This season, founder Simon Wick’s collection was an ode to urban maximalism, and fused upcycling with childhood nostalgia and grunge. Reworked cycling jerseys, military uniforms and denim were mixed with lace sourced from bridal gowns.
“It’s probably the opposite of Scandi minimalism,” Wick said with a laugh.
Five years ago, he started selling split-coloured bomber jackets made by repurposing old military styles – they were all he could make because he was not formally trained. They remain his bestselling product.
“There was already too many clothes in the world and I didn’t know how to make them, so that’s how we started out,” said Wick, who went from making all his pieces out of old product to shifting towards using deadstock fabrics and incorporating traditional (i.e. factory) production into his supply chain – the brand could no longer rely on upcycling once wholesale clients came knocking and asked to place larger orders.
Wick is currently figuring out how he can balance growth with staying true to (di)vision’s ethos.
“I’d love to be able to work with only deadstock [and] upcycling but I also want to have entry-level products for my customers – they’re young and I want things to be affordable,” he added.
“It was almost impossible to run a business with upcycling while keeping low prices. Your competitors are these multibillion-dollar companies. It can feel super restrictive, but you can play with it – it’s all about the mindset.”
Wick’s dilemma is relatable for many small businesses in an industry where it is hard enough to survive without the extra costs of being planet-friendly. But, considering the number of emerging labels with circularity and innovative textile use baked into their business models, the overall outlook in Copenhagen is optimistic.
Take Stem, an up-and-coming Danish brand that flanked its runway show with models sat knitting – a reference to the business’ radical, hands-on approach to production.

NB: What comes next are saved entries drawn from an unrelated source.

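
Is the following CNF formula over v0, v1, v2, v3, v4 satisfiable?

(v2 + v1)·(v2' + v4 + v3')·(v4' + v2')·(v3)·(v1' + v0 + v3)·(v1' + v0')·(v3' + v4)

Satisfiable

The clause (v3) is unit, so v3 = 1.
The clause (v4) is unit, so v4 = 1.
The clause (v2') is unit, so v2 = 0.
The clause (v1) is unit, so v1 = 1.
The clause (v0') is unit, so v0 = 0.
Every clause now holds.
A satisfying assignment: v0=0,  v1=1,  v2=0,  v3=1,  v4=1.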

A dreamy palette of reds, creams, and baby blues and pinks helped foreground the rich, earthy textures of each look, which put spins on wardrobe fixtures such as the white button-down and the striped rugby shirt.
With Stem, founder and textile designer Sarah Brunnhuber is looking to address waste, overproduction and the growing designer-customer disconnect.
For some brands, the most effective innovations are the simplest. “Many customers are confused these days, so our way of innovating is making it less complicated,” said Louise Nyboe Andersen, head of PR at Danish label Skall Studio.
Skall’s latest show, which was a perfect match for the balmy temperatures, played up the brand’s sustainability credentials with a display of breezy, timeless basics.
Jeans, which this season appeared with lighter washes and slouchier boyfriend silhouettes, are rendered in 100 per cent organic cotton – a monofibre, meaning they can be easily reused.
The jeans are produced in Turkey in a factory using eco-tech that drastically reduces water consumption throughout the denim production process.
They embody Skall’s sustainability strategy of tackling the granular aspects of the supply chain – such as only working with 100 per cent natural fibres – while making clothes that are meant to be worn long term and refined over time, rather than producing newness for newness’ sake.
Elsewhere on the schedule, textile tech companies worked with emerging labels to further the scope of their innovation.
One example was Spinnova, a Finnish company that has developed a patented machine to create cotton-like textile fibres from raw materials such as wood pulp, and waste from leather, agriculture and textile production.
Clothing and textile designers were not the only ones advocating for a more circular approach to the design process.
Kinraden, a Danish jewellery label founded by architect Sarah Müllertz, is doing so with sculptural pieces realised in recycled 18-carat gold and sterling silver.
A striking addition to the brand, however, is not a metal, but mpingo wood, an African blackwood that Müllertz discovered through her architecture practice. The brand sources mpingo from a World Wide Fund for Nature-owned forest in Tanzania, East Africa.
Because mpingo wood is so hard and dense, Kinraden is the only brand making jewellery out of it.
“You need to work with diamond cutters because it’s so hard. But it doesn’t work against the metal – it has the same structure,” says chief executive Christina Neustrup. “The hardest part was convincing people to work with the wood. It’s so hard that if you’re a normal woodcutter, it ruins your machines.”
To fully shape the wood to Müllertz’s designs, the brand has developed a special machine capable of working with its properties. Some may say the jewellery brand’s approach to sourcing is over the top, but Neustrup sees it as an imperative.
“These metals don’t degenerate – there’s so much gold and silver in the world that’s already been dug up, and you don’t have to do more mining. There’s no excuse not to use it.” It is a perspective that speaks to Kinraden’s name, the Old English form of “kindred”.
“We want to say every choice you have will have an effect on others,” says Neustrup. “It will always have a consequence for someone else.”